Race and Power Requirement

Race and Power

Hampshire College is committed to the principle that a liberal arts education should include a serious engagement with race and power. The Race and Power requirement is to be an integral part of the set of questions that guide the Division II at its inception (Division II contract) and completion (Division II portfolio).

At the completion of the concentration, students will present the results of their work fulfilling the Race and Power requirement in their Division II portfolio, including course work and/or independent research. Students will also describe in their retrospective essay (or elsewhere) the impact those explorations have on their concentration as a whole.

This requirement will be described and assessed as part of the Division II evaluation.

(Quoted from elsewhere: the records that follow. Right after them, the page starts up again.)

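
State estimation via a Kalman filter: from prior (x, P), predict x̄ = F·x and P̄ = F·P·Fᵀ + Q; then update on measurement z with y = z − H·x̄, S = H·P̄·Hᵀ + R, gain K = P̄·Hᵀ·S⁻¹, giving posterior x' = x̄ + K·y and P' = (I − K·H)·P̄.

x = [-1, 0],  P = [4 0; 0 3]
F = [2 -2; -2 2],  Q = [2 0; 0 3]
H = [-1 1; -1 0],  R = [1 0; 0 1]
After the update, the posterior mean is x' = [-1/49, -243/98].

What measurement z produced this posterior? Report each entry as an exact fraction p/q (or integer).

z = [-3, 1]

x̄ = F·x = [-2, 2]
P̄ = F·P·Fᵀ + Q = [30 -28; -28 31]
S = H·P̄·Hᵀ + R = [118 58; 58 31]
K = P̄·Hᵀ·S⁻¹ = [-29/147 -88/147; 205/294 -59/147]
x' − x̄ = [97/49, -439/98] = K·y
y = (KᵀK)⁻¹·Kᵀ·(x' − x̄) = [-7, -1]
z = y + H·x̄ = [-7, -1] + [4, 2] = [-3, 1]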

Critical Issues for Race and Power Requirement

In satisfying this requirement, students can choose to address one or more of the following critical issues. Students are, however, encouraged to integrate all three issues into their Division II:

  • Non-Western perspectives. Study of non-Western peoples and cultures will help our students to understand better the cultural diversity of the interconnected world at large. An intellectually vigorous engagement with non-Western perspectives expands the way one comprehends the world. To achieve this goal, students must incorporate study of non-Western peoples and cultures into their Division II.
  • Race in the United States. Study of the history, politics, and culture of race in the United States and elsewhere will enable our students to understand better the conditions that underlie discrepancies of power that often fall along racial lines. Serious academic study of theories and analyses pertaining to "race" offers a more critical approach to students' education. To achieve this goal, students must incorporate study of the roles that race and racism play in American culture and society into their Division II.
  • Knowledge and power. The influence of discrepancies in power and privilege is hidden from most scholarly discourse, where the canons of academic disciplines are apt to be presented as neutral and universal. Study of how academic knowledge may be shaped by relations of power and difference will help our students think more critically about the processes under which intellectual or artistic perspectives can be either privileged or marginalized. To achieve this goal, students must incorporate study of the relations between power and knowledge, in regard to either non-Western perspectives or race, into their Division II.